The elephant in the room, and the gorilla on the drums
It was brilliant, wasn’t it, that gorilla campaign? Rewrote the rule book for advertising, made us all love Cadbury’s again, and I bet Phil Collins was pretty pleased with it too.
According to Campaign magazine: “online exposure for the online ad delivered more than £2 of short-term sales for every £1 spent. TV reached a bigger audience but delivered only 60p of short-term sales for every £1 spent. And online delivered 19% additional reach for the campaign, in particular reaching a higher proportion of younger consumers than TV.” There you go: ROI.
The employer branding equivalent, of course, would have a million different measures of ROI, each one questionable and therefore neurotically caveated to pre-empt whatever criticisms it might be susceptible to:
- You drove more applications eh? What was the quality like?
- Application numbers dropped? Sounds like a failure!
- It reached a bigger audience? Sounds like it wasn’t well targeted!
- It reset expectations about the company? I bet that caused a deluge of poor quality applications!
And so on...
And of course, if we bring diversity into the equation, we have another deeply ambiguous and difficult set of ROI variables to contend with.

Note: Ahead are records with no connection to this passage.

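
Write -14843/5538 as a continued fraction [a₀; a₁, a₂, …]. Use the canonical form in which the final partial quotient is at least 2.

[-3; 3, 7, 1, 6, 1, 3, 7]

-14843 = -3·5538 + 1771, so a_0 = -3
5538 = 3·1771 + 225, so a_1 = 3
1771 = 7·225 + 196, so a_2 = 7
225 = 1·196 + 29, so a_3 = 1
196 = 6·29 + 22, so a_4 = 6
29 = 1·22 + 7, so a_5 = 1
22 = 3·7 + 1, so a_6 = 3
7 = 7·1 + 0, so a_7 = 7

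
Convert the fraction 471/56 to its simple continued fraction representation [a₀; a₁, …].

[8; 2, 2, 3, 3]

471 ÷ 56 → quotient 8, remainder 23
56 ÷ 23 → quotient 2, remainder 10
23 ÷ 10 → quotient 2, remainder 3
10 ÷ 3 → quotient 3, remainder 1
3 ÷ 1 → quotient 3, remainder 0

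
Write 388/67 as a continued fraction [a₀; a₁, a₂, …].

Apply division with remainder until the remainder is 0:
388 ÷ 67 → quotient 5, remainder 53
67 ÷ 53 → quotient 1, remainder 14
53 ÷ 14 → quotient 3, remainder 11
14 ÷ 11 → quotient 1, remainder 3
11 ÷ 3 → quotient 3, remainder 2
3 ÷ 2 → quotient 1, remainder 1
2 ÷ 1 → quotient 2, remainder 0

[5; 1, 3, 1, 3, 1, 2]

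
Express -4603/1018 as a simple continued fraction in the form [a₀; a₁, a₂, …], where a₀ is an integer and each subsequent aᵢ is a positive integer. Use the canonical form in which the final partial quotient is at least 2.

[-5; 2, 11, 14, 1, 2]

Repeatedly divide and take the remainder:
-4603 = -5·1018 + 487, so a_0 = -5
1018 = 2·487 + 44, so a_1 = 2
487 = 11·44 + 3, so a_2 = 11
44 = 14·3 + 2, so a_3 = 14
3 = 1·2 + 1, so a_4 = 1
2 = 2·1 + 0, so a_5 = 2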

The elephant in the room, of course, is that recruitment marketing, unlike chocolate bar advertising, has to try to solve for what’s downstream, which is a minefield of selection processes that can’t handle volume, take ages and are inherently biased – so the link between even great work and recruitment performance will always be questionable.

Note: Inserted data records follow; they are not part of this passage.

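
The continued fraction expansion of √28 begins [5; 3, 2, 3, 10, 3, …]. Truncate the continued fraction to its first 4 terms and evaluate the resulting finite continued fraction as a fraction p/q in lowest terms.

Compute successive convergents:
a_0 = 5: 5/1
a_1 = 3: 16/3
a_2 = 2: 37/7
a_3 = 3: 127/24

127/24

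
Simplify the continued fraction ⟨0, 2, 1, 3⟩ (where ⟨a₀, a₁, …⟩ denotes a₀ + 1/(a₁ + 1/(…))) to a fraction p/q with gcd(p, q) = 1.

Work from the innermost term outward:
Start with 3.
1 + 1/(3/1) = 1 + 1/3 = 4/3
2 + 1/(4/3) = 2 + 3/4 = 11/4
0 + 1/(11/4) = 0 + 4/11 = 4/11

4/11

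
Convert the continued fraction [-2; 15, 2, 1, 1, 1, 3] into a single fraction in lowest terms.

a_0 = -2: -2/1
a_1 = 15: -29/15
a_2 = 2: -60/31
a_3 = 1: -89/46
a_4 = 1: -149/77
a_5 = 1: -238/123
a_6 = 3: -863/446

-863/446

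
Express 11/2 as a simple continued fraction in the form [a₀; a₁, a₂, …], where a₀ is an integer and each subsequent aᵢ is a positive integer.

[5; 2]

Run the Euclidean algorithm, recording each quotient:
⌊11/2⌋ = 5, remainder 1
⌊2/1⌋ = 2, remainder 0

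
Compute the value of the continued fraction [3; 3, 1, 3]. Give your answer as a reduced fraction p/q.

49/15

Use the convergent recurrence hₖ = aₖ·hₖ₋₁ + hₖ₋₂ (and likewise for the denominators kₖ):
a_0 = 3: 3/1
a_1 = 3: 10/3
a_2 = 1: 13/4
a_3 = 3: 49/15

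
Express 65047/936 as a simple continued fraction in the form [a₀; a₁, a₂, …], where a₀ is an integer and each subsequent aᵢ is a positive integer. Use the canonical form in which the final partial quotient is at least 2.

[69; 2, 46, 3, 3]

⌊65047/936⌋ = 69, remainder 463
⌊936/463⌋ = 2, remainder 10
⌊463/10⌋ = 46, remainder 3
⌊10/3⌋ = 3, remainder 1
⌊3/1⌋ = 3, remainder 0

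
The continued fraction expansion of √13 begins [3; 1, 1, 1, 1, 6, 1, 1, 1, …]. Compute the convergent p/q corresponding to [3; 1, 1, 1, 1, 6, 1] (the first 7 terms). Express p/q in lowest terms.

Start with 1.
6 + 1/(1/1) = 6 + 1/1 = 7/1
1 + 1/(7/1) = 1 + 1/7 = 8/7
1 + 1/(8/7) = 1 + 7/8 = 15/8
1 + 1/(15/8) = 1 + 8/15 = 23/15
1 + 1/(23/15) = 1 + 15/23 = 38/23
3 + 1/(38/23) = 3 + 23/38 = 137/38

137/38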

And this elephant has tusks, because these processes are often overseen by the people who pay the marketing bill.
pymetrics provides an alternative. By using validated gamified neuroscience and the very latest in machine learning technology, we allow employers to process high volumes of applications quickly, with better predictive accuracy than anything that has gone before, and we systematically remove bias too. Our clients have seen massive improvements in diversity, time-to-hire, quality of hire and cost savings. Look us up.
The upshot? Maybe we can help everyone make the ROI case for recruitment marketing a bit more straightforward.
To put it another way, imagine a world where the marketers amongst us didn't need to worry about the equivalent of selling too many chocolate bars, or making sure that only the right people were buying them.
Haven't you been waiting for that moment all your life?